So my app begins on first run by parsing all the information in a json file (included in the project) and saves that into its core data model.
This runs fine via debugging deployment with XCode however when I install the app via Testflight, it crashes immediately.
I have identified it to be the parsing of the json file that is the problem as I have created a build that does not do this & instead grabs the data straight from a web api, the only problem with this is that from the web api it will take about an hour to download all the data, from the json file, it takes about a minute.
I have tried disabling BITCODE & ensuring that the scheme is set to Release, which seems to cover most of these start up problems via Testflight. Neither has worked.
My suspicion is that the json file has not correctly been packaged with the app when distributed via Testflight, but i have no idea how to remedy this. Does anyone have any suggestions?
I am including my import function below incase the error is contained within this and not the configuration.
The json file is roughly 26mb which is very large compared to most other files in the project.
My device is an iPhone X running iOS 11.2.6 and XCode 9.2, the app also successfully runs on all simulators.
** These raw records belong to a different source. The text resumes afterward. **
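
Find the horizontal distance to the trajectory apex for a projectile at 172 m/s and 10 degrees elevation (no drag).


R = v0^2*sin(2*theta)/g = 172^2*sin(2*10°)/9.81 = 1031.43 m
apex_dist = R/2 = 1031.43/2 = 515.7 m

515.7 m


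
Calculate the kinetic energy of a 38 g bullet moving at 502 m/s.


E = 0.5*m*v^2 = 0.5*0.038*502^2 = 4788 J

4788 J


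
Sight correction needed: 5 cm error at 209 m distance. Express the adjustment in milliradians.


1 mrad subtends 1 cm per 10 m of range, so adj = error_cm / (dist_m / 10) = 5 / (209/10) = 0.2392 mrad

0.2392 mrad


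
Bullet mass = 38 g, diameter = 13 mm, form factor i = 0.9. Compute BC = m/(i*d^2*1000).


BC = m/(i*d^2*1000) = 38/(0.9 * 13^2 * 1000) = 0.0002498

0.0002498


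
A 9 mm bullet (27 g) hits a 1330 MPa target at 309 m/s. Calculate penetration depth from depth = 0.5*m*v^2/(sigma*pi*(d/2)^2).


A = pi*(d/2)^2 = pi*(9/2)^2 = 63.6173 mm^2
E = 0.5*m*v^2 = 0.5*0.027*309^2 = 1288.99 J
depth = E/(sigma*A) = 1288.99 J / (1330 MPa * 63.6173 mm^2) = 1288.99/(1330 * 63.6173) m = 0.0152344 m ≈ 15.23 mm

15.23 mm


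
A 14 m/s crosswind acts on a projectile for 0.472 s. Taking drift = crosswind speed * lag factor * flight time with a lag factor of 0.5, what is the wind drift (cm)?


drift = v_wind * lag * t = 14 * 0.5 * 0.472 = 3.304 m ≈ 330.4 cm

330.4 cm


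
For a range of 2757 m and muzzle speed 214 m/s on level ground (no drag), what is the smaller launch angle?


sin(2*theta) = R*g/v0^2 = 2757*9.81/214^2 = 0.590579, theta = arcsin(0.590579)/2 = 18.1°

18.1 degrees


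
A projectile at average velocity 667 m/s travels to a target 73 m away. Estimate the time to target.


t = d/v = 73/667 = 0.1094 s

0.1094 s


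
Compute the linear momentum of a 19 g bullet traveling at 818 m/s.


p = m*v = 0.019*818 = 15.54 kg·m/s

15.54 kg·m/s


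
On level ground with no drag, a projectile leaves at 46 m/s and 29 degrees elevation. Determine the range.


R = v0^2 * sin(2*theta) / g = 46^2 * sin(2*29°) / 9.81 = 182.9 m

182.9 m


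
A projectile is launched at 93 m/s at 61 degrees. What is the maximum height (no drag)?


H = (v0*sin(theta))^2 / (2g) = (93*sin(61°))^2 / (2*9.81) = 337.2 m

337.2 m


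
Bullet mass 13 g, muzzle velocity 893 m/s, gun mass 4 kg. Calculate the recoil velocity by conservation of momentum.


v_recoil = m_p * v_p / m_gun = 0.013 * 893 / 4 = 2.902 m/s

2.902 m/s


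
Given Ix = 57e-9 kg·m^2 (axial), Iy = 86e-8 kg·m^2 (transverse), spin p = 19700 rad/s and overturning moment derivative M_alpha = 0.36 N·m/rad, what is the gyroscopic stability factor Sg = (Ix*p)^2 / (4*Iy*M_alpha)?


Sg = Ix^2 * p^2 / (4 * Iy * M_alpha) = (57e-9)^2 * 19700^2 / (4 * 86e-8 * 0.36) = 1.018

1.018


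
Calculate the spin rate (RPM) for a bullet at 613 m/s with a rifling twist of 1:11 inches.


twist_m = 11*0.0254 = 0.2794 m
spin = v/twist = 613/0.2794 = 2193.987 rev/s
RPM = spin*60 = 2193.987*60 ≈ 131639 RPM

131639 RPM


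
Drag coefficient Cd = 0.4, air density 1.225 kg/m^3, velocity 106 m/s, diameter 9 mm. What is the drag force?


A = pi*(d/2)^2 = pi*(9/2000)^2 = 6.36173e-05 m^2
Fd = 0.5*Cd*rho*A*v^2 = 0.5*0.4*1.225*6.36173e-05*106^2 = 0.1751 N

0.1751 N


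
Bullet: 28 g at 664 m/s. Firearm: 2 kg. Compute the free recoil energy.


v_r = m_p*v_p/m_gun = 0.028*664/2 = 9.296 m/s, E_r = 0.5*m_gun*v_r^2 = 0.5*2*9.296^2 = 86.42 J

86.42 J


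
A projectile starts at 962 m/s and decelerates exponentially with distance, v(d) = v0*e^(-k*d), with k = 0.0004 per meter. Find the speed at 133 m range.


v = v0*exp(-k*d) = 962*exp(-0.0004*133) = 912.2 m/s

912.2 m/s


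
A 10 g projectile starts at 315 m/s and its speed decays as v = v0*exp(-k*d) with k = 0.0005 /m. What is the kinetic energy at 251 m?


v = v0*exp(-k*d) = 315*exp(-0.0005*251) = 277.848 m/s
E = 0.5*m*v^2 = 0.5*0.01*277.848^2 = 386 J

386 J


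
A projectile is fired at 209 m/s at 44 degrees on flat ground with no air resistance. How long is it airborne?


T = 2*v0*sin(theta)/g = 2*209*sin(44°)/9.81 = 29.6 s

29.6 s


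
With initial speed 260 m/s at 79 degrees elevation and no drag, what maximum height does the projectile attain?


H = (v0*sin(theta))^2 / (2g) = (260*sin(79°))^2 / (2*9.81) = 3320 m

3320 m


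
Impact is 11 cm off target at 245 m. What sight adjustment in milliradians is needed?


1 mrad subtends 1 cm per 10 m of range, so adj = error_cm / (dist_m / 10) = 11 / (245/10) = 0.449 mrad

0.449 mrad


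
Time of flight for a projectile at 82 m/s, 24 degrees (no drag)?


T = 2*v0*sin(theta)/g = 2*82*sin(24°)/9.81 = 6.8 s

6.8 s


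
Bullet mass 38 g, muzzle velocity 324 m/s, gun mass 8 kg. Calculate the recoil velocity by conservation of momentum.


v_recoil = m_p * v_p / m_gun = 0.038 * 324 / 8 = 1.539 m/s

1.539 m/s


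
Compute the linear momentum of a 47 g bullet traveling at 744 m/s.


p = m*v = 0.047*744 = 34.97 kg·m/s

34.97 kg·m/s


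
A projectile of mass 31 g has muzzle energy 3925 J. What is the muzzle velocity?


v = sqrt(2*E/m) = sqrt(2*3925/0.031) = 503.2 m/s

503.2 m/s


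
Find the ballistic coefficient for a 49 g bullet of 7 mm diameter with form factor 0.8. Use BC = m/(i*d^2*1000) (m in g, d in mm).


BC = m/(i*d^2*1000) = 49/(0.8 * 7^2 * 1000) = 0.00125

0.00125


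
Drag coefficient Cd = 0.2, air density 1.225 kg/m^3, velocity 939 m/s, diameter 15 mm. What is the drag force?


A = pi*(d/2)^2 = pi*(15/2000)^2 = 1.76715e-04 m^2
Fd = 0.5*Cd*rho*A*v^2 = 0.5*0.2*1.225*1.76715e-04*939^2 = 19.09 N

19.09 N


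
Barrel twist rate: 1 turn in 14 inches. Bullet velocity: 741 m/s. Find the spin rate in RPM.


twist_m = 14*0.0254 = 0.3556 m
spin = v/twist = 741/0.3556 = 2083.802 rev/s
RPM = spin*60 = 2083.802*60 ≈ 125028 RPM

125028 RPM


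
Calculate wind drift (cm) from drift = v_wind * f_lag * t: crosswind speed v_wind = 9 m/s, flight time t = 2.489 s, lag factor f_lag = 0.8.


drift = v_wind * lag * t = 9 * 0.8 * 2.489 = 17.9208 m ≈ 1792 cm

1792 cm


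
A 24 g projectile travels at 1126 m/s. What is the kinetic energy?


E = 0.5*m*v^2 = 0.5*0.024*1126^2 = 15215 J

15215 J


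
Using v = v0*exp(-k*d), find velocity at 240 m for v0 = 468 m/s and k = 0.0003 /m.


v = v0*exp(-k*d) = 468*exp(-0.0003*240) = 435.5 m/s

435.5 m/s


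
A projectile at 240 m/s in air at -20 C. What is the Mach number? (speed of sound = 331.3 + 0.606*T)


a = 331.3 + 0.606*(-20) = 319.18 m/s
M = v/a = 240/319.18 = 0.7519

0.7519


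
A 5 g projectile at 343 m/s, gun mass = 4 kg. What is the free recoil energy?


v_r = m_p*v_p/m_gun = 0.005*343/4 = 0.42875 m/s, E_r = 0.5*m_gun*v_r^2 = 0.5*4*0.42875^2 = 0.3677 J

0.3677 J


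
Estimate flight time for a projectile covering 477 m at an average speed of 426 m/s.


t = d/v = 477/426 = 1.12 s

1.12 s


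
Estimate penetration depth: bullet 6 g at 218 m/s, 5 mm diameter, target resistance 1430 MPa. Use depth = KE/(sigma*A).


A = pi*(d/2)^2 = pi*(5/2)^2 = 19.635 mm^2
E = 0.5*m*v^2 = 0.5*0.006*218^2 = 142.572 J
depth = E/(sigma*A) = 142.572 J / (1430 MPa * 19.635 mm^2) = 142.572/(1430 * 19.635) m = 0.00507771 m ≈ 5.078 mm

5.078 mm


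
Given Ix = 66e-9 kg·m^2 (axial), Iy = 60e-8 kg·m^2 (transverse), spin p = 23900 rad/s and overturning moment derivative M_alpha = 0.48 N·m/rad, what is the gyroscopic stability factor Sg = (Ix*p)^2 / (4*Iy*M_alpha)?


Sg = Ix^2 * p^2 / (4 * Iy * M_alpha) = (66e-9)^2 * 23900^2 / (4 * 60e-8 * 0.48) = 2.16

2.16


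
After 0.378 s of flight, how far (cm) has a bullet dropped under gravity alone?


drop = 0.5*g*t^2 = 0.5*9.81*0.378^2 = 0.700846 m ≈ 70.08 cm

70.08 cm


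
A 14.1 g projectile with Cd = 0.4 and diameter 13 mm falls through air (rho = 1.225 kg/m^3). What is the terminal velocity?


A = pi*(d/2)^2 = pi*(13/2000)^2 = 1.32732e-04 m^2
vt = sqrt(2mg/(Cd*rho*A)) = sqrt(2*0.0141*9.81/(0.4 * 1.225 * 1.32732e-04)) = 65.22 m/s

65.22 m/s


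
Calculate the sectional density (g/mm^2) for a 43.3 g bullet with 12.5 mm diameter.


SD = m/d^2 = 43.3/12.5^2 = 0.2771 g/mm^2

0.2771 g/mm^2


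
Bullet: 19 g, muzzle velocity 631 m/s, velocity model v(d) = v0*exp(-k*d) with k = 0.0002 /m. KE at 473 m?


v = v0*exp(-k*d) = 631*exp(-0.0002*473) = 574.044 m/s
E = 0.5*m*v^2 = 0.5*0.019*574.044^2 = 3131 J

3131 J


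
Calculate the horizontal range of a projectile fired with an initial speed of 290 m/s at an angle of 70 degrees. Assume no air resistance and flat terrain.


R = v0^2 * sin(2*theta) / g = 290^2 * sin(2*70°) / 9.81 = 5511 m

5511 m


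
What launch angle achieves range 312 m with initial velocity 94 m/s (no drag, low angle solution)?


sin(2*theta) = R*g/v0^2 = 312*9.81/94^2 = 0.346392, theta = arcsin(0.346392)/2 = 10.13°

10.13 degrees


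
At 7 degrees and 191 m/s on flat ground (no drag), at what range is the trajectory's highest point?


R = v0^2*sin(2*theta)/g = 191^2*sin(2*7°)/9.81 = 899.649 m
apex_dist = R/2 = 899.649/2 = 449.8 m

449.8 m


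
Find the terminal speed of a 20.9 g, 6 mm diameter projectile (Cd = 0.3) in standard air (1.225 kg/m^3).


A = pi*(d/2)^2 = pi*(6/2000)^2 = 2.82743e-05 m^2
vt = sqrt(2mg/(Cd*rho*A)) = sqrt(2*0.0209*9.81/(0.3 * 1.225 * 2.82743e-05)) = 198.7 m/s

198.7 m/s


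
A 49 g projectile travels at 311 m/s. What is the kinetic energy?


E = 0.5*m*v^2 = 0.5*0.049*311^2 = 2370 J

2370 J


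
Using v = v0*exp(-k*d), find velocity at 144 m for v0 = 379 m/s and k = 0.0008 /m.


v = v0*exp(-k*d) = 379*exp(-0.0008*144) = 337.8 m/s

337.8 m/s


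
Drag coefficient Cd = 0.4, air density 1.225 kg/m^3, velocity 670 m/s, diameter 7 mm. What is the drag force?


A = pi*(d/2)^2 = pi*(7/2000)^2 = 3.84845e-05 m^2
Fd = 0.5*Cd*rho*A*v^2 = 0.5*0.4*1.225*3.84845e-05*670^2 = 4.233 N

4.233 N


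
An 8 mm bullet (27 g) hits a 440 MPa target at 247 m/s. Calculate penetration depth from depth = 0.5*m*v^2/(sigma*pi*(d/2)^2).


A = pi*(d/2)^2 = pi*(8/2)^2 = 50.2655 mm^2
E = 0.5*m*v^2 = 0.5*0.027*247^2 = 823.621 J
depth = E/(sigma*A) = 823.621 J / (440 MPa * 50.2655 mm^2) = 823.621/(440 * 50.2655) m = 0.0372396 m ≈ 37.24 mm

37.24 mm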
I am using Objective C
-(void)ImportInitialCards:(NSManagedObjectContext *) managedObjectContext
{
_privateManagedObjectContext = [[NSManagedObjectContext alloc] initWithConcurrencyType:NSPrivateQueueConcurrencyType];
// Configure Managed Object Context
[_privateManagedObjectContext setParentContext:managedObjectContext];
NSString *filePath = [[NSBundle mainBundle] pathForResource:@"cardDatabase1" ofType:@"json"];
NSInputStream *inputStream = [[NSInputStream alloc] initWithFileAtPath:filePath];
[inputStream open];
NSArray *cards = [NSJSONSerialization JSONObjectWithStream:inputStream options:kNilOptions error:nil];
float percentage = 1.0 / (float) cards.count;
for (NSDictionary *card in cards)
{
NSString *cardParticularsJson = [card valueForKey:@"cardContent"];
NSData *cardParticularsData = [cardParticularsJson dataUsingEncoding:NSUTF8StringEncoding];
NSDictionary *cardParticulars = [NSJSONSerialization JSONObjectWithData:cardParticularsData options:NSJSONReadingMutableContainers error:nil];
NSString *cardName = [cardParticulars valueForKey:@"name"];
NSFetchRequest *request = [NSFetchRequest fetchRequestWithEntityName:@"Card"];
[request setPredicate:[NSPredicate predicateWithFormat:@"name == %@", cardName]];
NSError *error = nil;
NSUInteger count = [_privateManagedObjectContext countForFetchRequest:request error:&error];
if (count > 0)
{
NSLog(@"CardMatched: %@", cardName);
//card matched
_progress += percentage;
_currentProgressDescription = @"Scanning ...";
}
else
{
_currentProgressDescription = [NSString stringWithFormat:@"Importing: %@", cardName];
NSManagedObject *newCard = [NSEntityDescription insertNewObjectForEntityForName:@"Card" inManagedObjectContext:_privateManagedObjectContext];
[self SaveCardFrom:cardParticulars to:newCard saveThumb:NO inContext:_privateManagedObjectContext];
_progress += percentage;
dispatch_async(dispatch_get_main_queue(),^ {
NSError *error = nil;
[managedObjectContext save:&error];
} );
}
}
}
I've decided to post the solution to my problem in the hope that it helps someone else that struggled like me. So while importing the JSON file I was updating a progress bar to indicate how long it would take, this was in a while loop that was maxing out the CPU, that along with the JSON import sent the CPU to approx 200% which caused the app to close.
The solution seems quite obvious really, don't make the cpu go above 100%
I now plan to only update the progress bar when the value is changed rather than constantly updating via a while loop.